# 2048 to HNRC 3/6 at 8:00 am



## Dan Bueide (Jul 1, 2002)

For the reasons similar to the site problems, the eTree is out of commission for a bit. More explained later.

But, 2048 will be heard in HNRC Thursday, 3/6 at 8:00. Please plan to attend that hearing and bring others with you. We've been careful not to call for personal attendence at the hearings unless very necessary, and this is one of those times. We need everyone at the capital that day.


----------



## Qwack (May 25, 2002)

Dan--

Wish I could be there to "walk the walk" but I have a flight to D.C. that morning.


----------



## Scraper (Apr 1, 2002)

Was the 1/2 day duck hunting amendment stripped from 2048 before it was passed? I haven't heard any more about it and the ND G&F site didn't mention it.


----------



## Dan Bueide (Jul 1, 2002)

Half-day out. 25% discretionary adjustment in. This is an important bill and must be supported to the maximum extent. I hope EVERYONE is making travel plans for next Thursday. The word from our opponents is that the waterfowl issue is being caused by a dozen rabble-rouser resident hunters. A large presence in Bismarck on Thursday is the only way to show different. There will be an opportunity to testify if you wish, but you don't need to speak to send an important message. If there was one day your presence was needed in Bismarck the entire session, it is next Thursday. This is very important.


----------



## SiouxperDave (Sep 3, 2002)

I've sent emails urging a NO vote. Hopefully the House will do what the Senate couldn't and this bill will fail. If the House feels that ND needs a cap, hopefully they'll modify it so it resembles HB1307. From what I've been hearing, there is a lot of opposition to 2048 in the House. It should be a close vote. I'm sure it will come down to the rural vs urban reps just like the Senate vote.


----------



## Dan Bueide (Jul 1, 2002)

Dave, didn't know that the ND redistricting extended the boundaries of any ND legislative district to the Twin Cities. What address are you using on your legislator contacts? :lol:

By the by, you may want to look a little more closely at the roll call vote for 2048. Yes, there was strong urban support, but interesting to see that the rural YEA's are what tipped the balance. Don't hear that much.


----------



## Ron Gilmore (Jan 7, 2003)

Boys the big push is on we need everyone's help this emailed to me earlier.
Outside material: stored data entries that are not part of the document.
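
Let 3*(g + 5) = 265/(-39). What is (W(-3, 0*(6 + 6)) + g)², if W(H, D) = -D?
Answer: 722500/13689 ≈ 52.780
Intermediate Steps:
g = -850/117 (g = -5 + (265/(-39))/3 = -5 + (265*(-1/39))/3 = -5 + (⅓)*(-265/39) = -5 - 265/117 = -850/117 ≈ -7.2650)
(W(-3, 0*(6 + 6)) + g)² = (-0*(6 + 6) - 850/117)² = (-0*12 - 850/117)² = (-1*0 - 850/117)² = (0 - 850/117)² = (-850/117)² = 722500/13689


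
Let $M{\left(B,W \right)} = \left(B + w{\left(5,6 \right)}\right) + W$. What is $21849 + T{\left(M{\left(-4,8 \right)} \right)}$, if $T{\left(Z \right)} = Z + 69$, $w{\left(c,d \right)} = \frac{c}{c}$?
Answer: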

randy frost & chamber of D L, have adds on radio, and in paper
> for free rides on their charterd bus to attend the hearings an testfy
> against SB 2048 on mar 6th. They say non-res will be capped at
> 22,000. toality unresonable.

This is more than a shoot over the bow this can hull the ship. Numbers will matter.


----------



## Dick Monson (Aug 12, 2002)

In like Flynn. Am re-entering this months signups for the etree, but they aren't accecpting yet.


----------



## SiouxperDave (Sep 3, 2002)

Dan, Boundaries only exist in one's mind.  If I didn't have to work 3/6, I'd catch a flight to Bismarck and check it out. Hopefully I'll be able to catch a little of it on the internet. Put in a good word for me. :lol:


----------



## nodakoutdoors.com (Feb 27, 2002)

Dick,

While testing the etree was accepting emails....email me the problem you're having.

For the few that still can't see the site yet due to DNS issues, I enabled it so you can still enter etree emails at:

http://216.92.69.234/signup.html


----------



## Dick Monson (Aug 12, 2002)

No problem. I made a group address of the last 2 doz addresses that came in and will forward the alerts BCC as they come. Unfortunately I deleted the first 3 weeks of Feb. subscriptions. Just keep up the good work, you guys are all doing a great job.


----------